The Cigarette-Smoking Man (William B. Davis): A/k/a CSM, a/k/a Cancerman – CSM is Mulder’s foil for the first couple of seasons, until we learn that he is just another cog in this system. CSM is a founding member of the Syndicate and is deep into the conspiracy. In the series finale, he’s killed by a missile, so no one is entirely sure how this character is coming back in the revival. Oh, Carter, you trickster.
The Lone Gunmen – Byers (Bruce Harwood), Langly (Dean Haglund), & Frohike (Tom Braidwood): Mulder’s friends and a critical resources. The Gunmen run a conspiracy theorist newspaper and are basically the most paranoid people you’ve ever met. They also met an untimely end toward the end of Season 9, so, again, not sure how Carter is going to pull this off.

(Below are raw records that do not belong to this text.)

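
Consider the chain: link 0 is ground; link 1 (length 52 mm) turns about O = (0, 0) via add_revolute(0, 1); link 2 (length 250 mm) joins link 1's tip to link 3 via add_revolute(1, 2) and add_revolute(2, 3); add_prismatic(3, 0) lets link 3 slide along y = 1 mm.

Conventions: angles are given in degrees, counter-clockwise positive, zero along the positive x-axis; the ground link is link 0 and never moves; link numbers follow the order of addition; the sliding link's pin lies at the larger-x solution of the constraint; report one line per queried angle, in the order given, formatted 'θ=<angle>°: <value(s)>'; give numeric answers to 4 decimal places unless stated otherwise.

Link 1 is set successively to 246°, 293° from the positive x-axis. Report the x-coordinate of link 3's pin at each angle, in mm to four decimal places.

geometry: r = 52 mm, L = 250 mm, e = 1 mm
θ=246°: crank pin P = (r cos θ, r sin θ) = (-21.150305, -47.504364)
θ=246°: h = r sin θ − e = -47.504364 − 1 = -48.504364
θ=246°: x = r cos θ + √(L² − h²) = -21.150305 + 245.249519 = 224.099214
θ=293°: crank pin P = (r cos θ, r sin θ) = (20.318019, -47.866252)
θ=293°: h = r sin θ − e = -47.866252 − 1 = -48.866252
θ=293°: x = r cos θ + √(L² − h²) = 20.318019 + 245.177669 = 265.495688

θ=246°: 224.0992
θ=293°: 265.4957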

So, maybe this has piqued your interest, and you’re curious about seeing the show for yourself. Here are my picks for top 10 episodes, in no particular order: Pilot, Squeeze, Ice, Pusher, One Breath, Jose Chung’s From Outer Space, Memento Mori, Home, Small Potatoes, and Bad Blood.
If you just want to catch up on the mythology, check out: Pilot, The Erlenmeyer Flask, Anasazi/The Blessing Way/Paper Clip, Tunguska/Terma, Memento Mori, Redux/Redux II, The End, the X-Files movie, and Two Fathers/One Son.